Abstract

Driven by the development of electric vehicles, the need for simulation models of batteries on cell, module and pack level has increased tremendously. While models for thermal management during normal use of batteries are already at a very satisfactory level, the misuse cases of batteries as well as the associated thermal runaway remain a challenging field. This presentation will cover the multi physical model building process using LS-DYNA as a solver. Herein, all necessary assumptions and model building techniques will be discussed to setup and calibrate a thermo-mechanically coupled model that is driven by a battery model, which is able to capture normal charge and discharge use cases, short circuiting and thermal runaway. Herein, the focus is not so much on the mechanical model as the application in mind investigates a controlled heating of one cell in a battery pack. Following this, a thermal model will be calibrated using anisotropic thermal conductivity to account for the layered structure in battery cells and isotropic thermal conductivity for the housing of the battery module and pack.
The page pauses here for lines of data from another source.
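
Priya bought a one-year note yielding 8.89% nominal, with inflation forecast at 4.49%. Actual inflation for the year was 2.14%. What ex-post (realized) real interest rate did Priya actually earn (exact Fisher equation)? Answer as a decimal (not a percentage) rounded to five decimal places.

0.06609

Ex-post: (1 + 0.0889)/(1 + 0.0214) − 1 = 6.6086%
So the realized real rate is 0.06609.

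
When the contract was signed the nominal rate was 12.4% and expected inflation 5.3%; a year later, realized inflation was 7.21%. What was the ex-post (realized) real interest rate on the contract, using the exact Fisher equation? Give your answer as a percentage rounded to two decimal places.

Ex-post: (1 + 0.1240)/(1 + 0.0721) − 1 = 4.8410%
So the realized real rate is 4.84%.

4.84%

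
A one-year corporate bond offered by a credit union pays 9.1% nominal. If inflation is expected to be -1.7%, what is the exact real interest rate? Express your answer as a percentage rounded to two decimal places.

10.99%

By the Fisher identity, 1 + r = (1 + i)/(1 + π).
1 + r = 1.09100 / 0.98300 = 1.109868
r = 1.109868 − 1 = 10.9868%, i.e. 10.99%.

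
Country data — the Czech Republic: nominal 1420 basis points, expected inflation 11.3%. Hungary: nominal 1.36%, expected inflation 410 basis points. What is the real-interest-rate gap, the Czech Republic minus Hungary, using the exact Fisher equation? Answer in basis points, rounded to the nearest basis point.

The Czech Republic: (1 + 0.1420)/(1 + 0.1130) − 1 = 2.6056%
Hungary: (1 + 0.0136)/(1 + 0.0410) − 1 = -2.6321%
Differential = 2.6056% − (-2.6321%) = 5.2377% → 524 basis points.

524 basis points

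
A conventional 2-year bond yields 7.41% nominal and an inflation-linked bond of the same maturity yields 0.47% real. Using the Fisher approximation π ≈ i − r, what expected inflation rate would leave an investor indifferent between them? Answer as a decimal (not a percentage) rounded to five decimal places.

0.06940

π ≈ i − r = 7.41% − 0.47% → 0.06940.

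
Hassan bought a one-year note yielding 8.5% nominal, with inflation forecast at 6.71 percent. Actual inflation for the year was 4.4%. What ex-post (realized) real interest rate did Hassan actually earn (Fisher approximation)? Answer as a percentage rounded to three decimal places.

Ex-post: 8.5% − 4.4% = 4.100%
So the realized real rate is 4.100%.

4.100%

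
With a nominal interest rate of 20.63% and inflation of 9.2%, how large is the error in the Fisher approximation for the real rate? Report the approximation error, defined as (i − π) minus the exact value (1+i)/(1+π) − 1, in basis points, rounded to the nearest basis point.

96 basis points

Approximate: r ≈ 20.630% − 9.200% = 11.4300%
Exact: (1 + 0.2063)/(1 + 0.0920) − 1 = 10.4670%
Error = 11.4300% − 10.4670% = 0.9630% → 96 basis points.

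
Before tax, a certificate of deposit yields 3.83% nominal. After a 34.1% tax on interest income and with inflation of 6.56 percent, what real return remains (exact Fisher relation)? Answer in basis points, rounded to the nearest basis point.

After-tax nominal return = 3.83% × (1 − 0.341) = 2.52397%.
1 + r = 1.0252397 / 1.06560 = 0.962124
After-tax real rate = 0.962124 − 1 → -379 basis points.

-379 basis points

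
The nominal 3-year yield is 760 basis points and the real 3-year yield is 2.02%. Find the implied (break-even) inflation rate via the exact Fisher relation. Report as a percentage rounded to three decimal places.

(1 + π) = (1 + i)/(1 + r) = 1.07600 / 1.02020 = 1.0546952
Break-even inflation = 1.0546952 − 1 → 5.470%.

5.470%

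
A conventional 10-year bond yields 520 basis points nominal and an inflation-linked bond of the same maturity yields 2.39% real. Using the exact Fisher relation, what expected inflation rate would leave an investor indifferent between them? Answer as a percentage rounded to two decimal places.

2.74%

(1 + π) = (1 + i)/(1 + r) = 1.05200 / 1.02390 = 1.027444
Break-even inflation = 1.027444 − 1 → 2.74%.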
Moreover, a thermal contact needs to be defined which accounts for heat transfer via direct contact as well as radiation. The battery model is based on a so-called homogenized Randle circuit approach, where the parameters for the model will be calibrated using several charge and discharge experiments. On top of the battery model sits a short circuit model which can be triggered by either temperature or mechanical deformation. The model for thermal runaway will be included in homogenized fashion using an energy release rate function that is triggered when a critical temperature is reached and calibrated using autoclave tests in a controlled burn environment. Moreover, two CFD approaches will be presented to assess the structural damage in a battery module during thermal runaway as well as the long term heating power of the released gases on neighboring cells.